Altman’s is one of my favorite restaurants in McIntosh County and whether you’re a local or a first time visitor, you’ll feel equally welcome. Their specialty, of course, is local shrimp, but in addition to other local seafood specialties, they have some of the best fried chicken around.
That tide clock in the background isn’t for decoration; the men who bring in the shrimp eat here. That’s always a good sign.
The daily buffet is small but always has something for everyone. Their shrimp and brown gravy heaped over rice (below) may be an acquired taste for some but it’s a local favorite.
Considered by many to be the best one of the best seafood restaurants in Georgia*, Speed’s Kitchen is an unassuming place, impervious to aesthetics but instead completely focused on the quality of the food they serve.
They have very limited hours and they don’t take credit cards but aficionados will tell you it’s well worth the wait. For the impatient, they note on their menu that they’d rather you come back when you’re not in a rush.
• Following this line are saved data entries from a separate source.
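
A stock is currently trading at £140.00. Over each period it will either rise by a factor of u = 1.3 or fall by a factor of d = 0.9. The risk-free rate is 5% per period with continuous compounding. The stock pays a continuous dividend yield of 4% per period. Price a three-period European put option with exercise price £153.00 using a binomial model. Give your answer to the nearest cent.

£18.78

Per-period risk-free factor R = e^0.05 = 1.0513; dividend-adjusted growth = e^(0.05−0.04) = 1.0101.
Risk-neutral probability p = (1.0101 − 0.9)/(1.3 − 0.9) = 0.1101/0.4000 = 0.2751
Terminal stock prices: S_uuu = 307.6, S_uud = 212.9, S_udd = 147.4, S_ddd = 102.1
Terminal payoffs (K − S): max(-154.6, 0) = 0, max(-59.94, 0) = 0, max(5.58, 0) = 5.58, max(50.94, 0) = 50.94
Node uu (S = 236.6): V_uu = e^(−0.05)·[0.2751·0.0000 + 0.7249·0.0000] = 0.0000
Node ud (S = 163.8): V_ud = e^(−0.05)·[0.2751·0.0000 + 0.7249·5.5800] = 3.8475
Node dd (S = 113.4): V_dd = e^(−0.05)·[0.2751·5.5800 + 0.7249·50.9400] = 36.5846
Node u (S = 182): V_u = e^(−0.05)·[0.2751·0.0000 + 0.7249·3.8475] = 2.6530
Node d (S = 126): V_d = e^(−0.05)·[0.2751·3.8475 + 0.7249·36.5846] = 26.2328
Node 0 (S = 140): V_0 = e^(−0.05)·[0.2751·2.6530 + 0.7249·26.2328] = 18.7824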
Find them on Facebook or Trip Advisor for menu, location, and hours.
*- Shellman Bluff has another iconic local seafood restaurant, Hunters Cafe. We’ll visit there on our next trip.
This landmark serves as a community store and marina for Shellman Bluff.
This remote community was first settled in the 1880s by James H. Young and Samuel B. Rowe, son of Fred and Margaret Young Rowe. Because it was located on high ground in a low-lying swamp, it came to be known as Youngs Island. Farming and rice cultivation were the primary economic focus of the area until the Warsaw Lumber Company sawmill provided employment in the 1920s. The church was likely established around 1920, as that is the date of the earliest marked burial in the cemetery.
On the Townsend-Jones road, a sandy washboard that cuts through the middle of nowhere, the only evidence of human presence is a limitless supply of hand-painted signs that mark hunting leases with names like Canal Cut Thru and Rocking Chair. But a few miles in, there’s an unusual brick structure, decidedly out of place. It’s the last tangible evidence of the logging settlement known as Warsaw, so busy at one time that the Seaboard Air Line Railroad ran track through here.
A sawmill and an office were the centerpiece of the community, which was established in 1925. It was essentially a work camp that likely included employee housing. In 1934, a 12-foot flywheel disengaged during operation, ripped the mill apart, and started a fire. The operation continued, on a smaller scale, until 1936. All that remains today is the company vault.